Vor neunzig Jahren wurde der Regisseur Blake Edwards geboren - hier sehen wir ihn im Jahre 2009 bei einer Ausstellung seiner Gemälde und Plastiken - und mit seiner ist gemeint, dass er der Schöpfer ist, nicht der Besitzer. Von den sechziger Jahren an ist das Multitalent Edwards auch als Künstler tätig gewesen. Als Regisseur hat er Millionen von Kinogängern viel Freude bereitet. Ob das nun das pinkfarbene U-Boot in Unternehmen Petticoat oder der pinkfarbene Panther war. Edwards hat vorzugsweise Komödien gedreht, natürlich nicht solche Komödien, die so sophisticated waren wie die von Lubitsch. Oder die Screwball Comedies. An Howard Hawks' Bringing Up Baby oder Frank Capras Arsenic and Old Lace kommt er nicht ganz heran. Aber dennoch war ein Blake Edwards Film immer amüsant.
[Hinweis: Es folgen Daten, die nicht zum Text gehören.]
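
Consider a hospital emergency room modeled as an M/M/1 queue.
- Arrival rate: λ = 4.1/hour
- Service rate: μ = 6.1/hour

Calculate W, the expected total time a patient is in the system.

First, compute utilization: ρ = λ/μ = 4.1/6.1 = 0.6721
For M/M/1: W = 1/(μ-λ)
W = 1/(6.1-4.1) = 1/2.00
W = 0.5000 hours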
Was daran lag, dass die Schauspieler immer stimmten. Und die Musik, die in vielen Fällen von seinem Freund Henri Mancini geschrieben wurde. Wie das berühmte ➱Moon River für Breakfast at Tiffany's. Das war vielleicht auch der berühmteste Film von Blake Edwards, obgleich die Fans von Peter Sellers oder die von Bo Derek da anderer Meinung sind. Breakfast at Tiffany's markiert den Höhepunkt der Karriere von Blake Edwards. Er war Schauspieler gewesen, und er hatte gezeigt, dass er als Drehbuchautor in Hollywood bestehen konnte. Er arbeitete auch für das Fernsehen, das jetzt in den fünfziger Jahren seinen Höhepunkt hatte. Serien wie Peter Gunn sind ja bis heute unvergessen. Und das ➱Peter Gunn Theme (hier von Duane Eddy) von Henry Mancini verfolgt einen ja heute noch.

Die literarische Vorlage von Breakfast at Tiffany's war der gleichnamige Kurzroman von Truman Capote, der damals ein großes Talent der amerikanischen Literatur zu sein schien. Auf jeden Fall ein Jahrzehnt vorher, denn nach The Grass Harp war da ja nicht mehr viel gekommen. Man wartete bei ihm immer noch auf den großen Wurf, so wie man bei Salinger auf einen zweiten Roman wartete. Breakfast at Tiffany's war sicherlich nicht der große Wurf, aber es war für den Autor ein schöner kommerzieller Erfolg.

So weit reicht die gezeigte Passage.